Ubios-udapi-server May 2026

The ubios-udapi-server is a critical backend service operating within the UniFi OS environment. It serves as the primary translation layer between the UniFi Network Application (Controller) and the underlying hardware drivers of Ubiquiti networking devices (Switches, Access Points, and Gateways). By implementing a standardized JSON-RPC and WebSocket API, the UDAPI server abstracts hardware complexities, enabling centralized management, real-time telemetry, and high-speed configuration deployment across the UniFi ecosystem.

In the rapidly evolving landscape of network management, automation is no longer a luxury—it is a necessity. For network engineers, MSPs, and smart home enthusiasts using Ubiquiti hardware, the ability to script, integrate, and automate tasks is critical. Enter the ubios-udapi-server.

While Ubiquiti’s graphical UniFi Network Interface is excellent for point-and-click administration, the real magic happens under the hood. The ubios-udapi-server (UniFi OS Data API Server) is the engine that powers the new generation of API-driven control for UniFi OS consoles (UDM-Pro, UDR, Cloud Key Gen2+, etc.). If you want to move from manual configuration to programmatic infrastructure, understanding this component is your first step. ubios-udapi-server

# Get device info (needs session cookie)
curl -k -X GET 'https://localhost/proxy/network/api/s/default/stat/device' \
  -H 'Cookie: TOKEN=<your_session_token>'

ubios-udapi-server is a background service running on UniFi OS devices. It acts as a bridge between the lower-level system APIs (UAPI) and the higher-level UniFi applications (Network, Protect, Access, etc.).
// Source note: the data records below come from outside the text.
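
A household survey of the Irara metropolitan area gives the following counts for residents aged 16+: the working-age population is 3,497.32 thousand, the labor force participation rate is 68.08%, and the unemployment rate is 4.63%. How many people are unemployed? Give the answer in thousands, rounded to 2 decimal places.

About 110.24 thousand are unemployed.

Labor force = 0.6808 × 3,497.32 = 2,380.98 thousand.
Unemployed = 0.0463 × 2,380.98 ≈ 110.24 thousand.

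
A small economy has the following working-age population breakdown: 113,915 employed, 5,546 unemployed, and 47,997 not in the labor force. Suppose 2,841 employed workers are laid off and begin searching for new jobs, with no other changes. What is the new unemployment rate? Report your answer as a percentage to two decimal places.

New unemployment rate ≈ 7.02%.

Initially, labor force = 113,915 + 5,546 = 119,461, so u = 5,546/119,461 = 4.64%.
After the change, employed falls and unemployed rises by 2,841; labor force unchanged → E = 111,074, U = 8,387, labor force = 119,461.
New unemployment rate = 8,387 / 119,461 = 7.02%.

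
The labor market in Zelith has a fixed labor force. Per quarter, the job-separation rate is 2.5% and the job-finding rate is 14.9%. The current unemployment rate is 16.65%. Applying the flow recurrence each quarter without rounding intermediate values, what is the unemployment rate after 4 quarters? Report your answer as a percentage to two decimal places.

With a fixed labor force, u_{t+1} = u_t + s·(1−u_t) − f·u_t = u_t·(1−s−f) + s.
Here 1−s−f = 0.826 and s = 0.025.
u_1 = 0.166500 × 0.826 + 0.025 = 0.162529.
u_2 = 0.162529 × 0.826 + 0.025 = 0.159249.
u_3 = 0.159249 × 0.826 + 0.025 = 0.156540.
u_4 = 0.156540 × 0.826 + 0.025 = 0.154302.

Unemployment rate after four quarters ≈ 15.43%.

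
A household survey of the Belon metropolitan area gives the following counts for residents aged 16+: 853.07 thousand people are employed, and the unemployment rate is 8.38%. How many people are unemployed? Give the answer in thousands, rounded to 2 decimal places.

About 78.03 thousand are unemployed.

Let U be the number unemployed. The labor force is E + U, and U/(E+U) = 0.0838.
So U = 0.0838 × 853.07 / (1 − 0.0838) = 71.4873 / 0.9162 ≈ 78.03 thousand.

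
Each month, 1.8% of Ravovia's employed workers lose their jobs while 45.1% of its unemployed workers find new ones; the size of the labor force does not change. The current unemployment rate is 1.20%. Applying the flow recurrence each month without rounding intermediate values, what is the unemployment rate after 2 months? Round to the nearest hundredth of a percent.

Unemployment rate after two months ≈ 3.09%.

With a fixed labor force, u_{t+1} = u_t + s·(1−u_t) − f·u_t = u_t·(1−s−f) + s.
Here 1−s−f = 0.531 and s = 0.018.
u_1 = 0.012000 × 0.531 + 0.018 = 0.024372.
u_2 = 0.024372 × 0.531 + 0.018 = 0.030942.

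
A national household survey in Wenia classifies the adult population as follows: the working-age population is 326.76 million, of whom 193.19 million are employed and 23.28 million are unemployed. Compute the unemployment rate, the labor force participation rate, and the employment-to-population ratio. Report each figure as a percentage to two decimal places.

Labor force = employed + unemployed = 193.19 + 23.28 = 216.47 million.
Unemployment rate = 23.28 / 216.47 = 10.75%.
Labor force participation rate = 216.47 / 326.76 = 66.25%.
Employment-population ratio = 193.19 / 326.76 = 59.12%.

Unemployment rate ≈ 10.75%; labor force participation rate ≈ 66.25%; employment-population ratio ≈ 59.12%.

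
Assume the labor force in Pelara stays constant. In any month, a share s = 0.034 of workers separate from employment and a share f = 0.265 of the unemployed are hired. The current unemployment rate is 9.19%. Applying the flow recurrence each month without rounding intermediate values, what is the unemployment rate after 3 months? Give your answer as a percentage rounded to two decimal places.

Unemployment rate after three months ≈ 10.62%.

With a fixed labor force, u_{t+1} = u_t + s·(1−u_t) − f·u_t = u_t·(1−s−f) + s.
Here 1−s−f = 0.701 and s = 0.034.
u_1 = 0.091900 × 0.701 + 0.034 = 0.098422.
u_2 = 0.098422 × 0.701 + 0.034 = 0.102994.
u_3 = 0.102994 × 0.701 + 0.034 = 0.106199.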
Essentially, it’s the local API gateway that powers many internal and external integrations.


Many administrators default to Ubiquiti’s cloud API (https://unifi.ui.com), but the ubios-udapi-server offers distinct advantages for power users: ubios-udapi-server is a background service running on UniFi

| Feature | Cloud API | Local ubios-udapi-server | | :--- | :--- | :--- | | Latency | High (150-300ms) | Very Low (<10ms) | | Internet Dependency | Required | Not required (works offline) | | Rate Limits | Strict (120 req/min) | Configurable / None (hardware limited) | | Data Granularity | Aggregated | Raw, per-packet telemetry | | Use Case | Remote monitoring | Real-time automation & local integration |

If you need to turn off a port instantly when an intrusion is detected on a local server, the ubios-udapi-server is the only viable path. Many administrators default to Ubiquiti’s cloud API (

Check if ubios-udapi-server is running and can reach the device.

systemctl status ubios-udapi-server

Using curl or Postman, test the endpoint. Assuming your UDM is at 192.168.1.1:

curl -X GET https://192.168.1.1/proxy/network/api/v2.1/sites \
  -H "X-API-Key: YOUR_GENERATED_KEY" \
  -k

Note: The -k flag ignores self-signed SSL certificate errors. In production, import the UniFi CA cert.

If successful, you will receive a JSON payload containing your site information. Congratulations—you have just spoken to the ubios-udapi-server.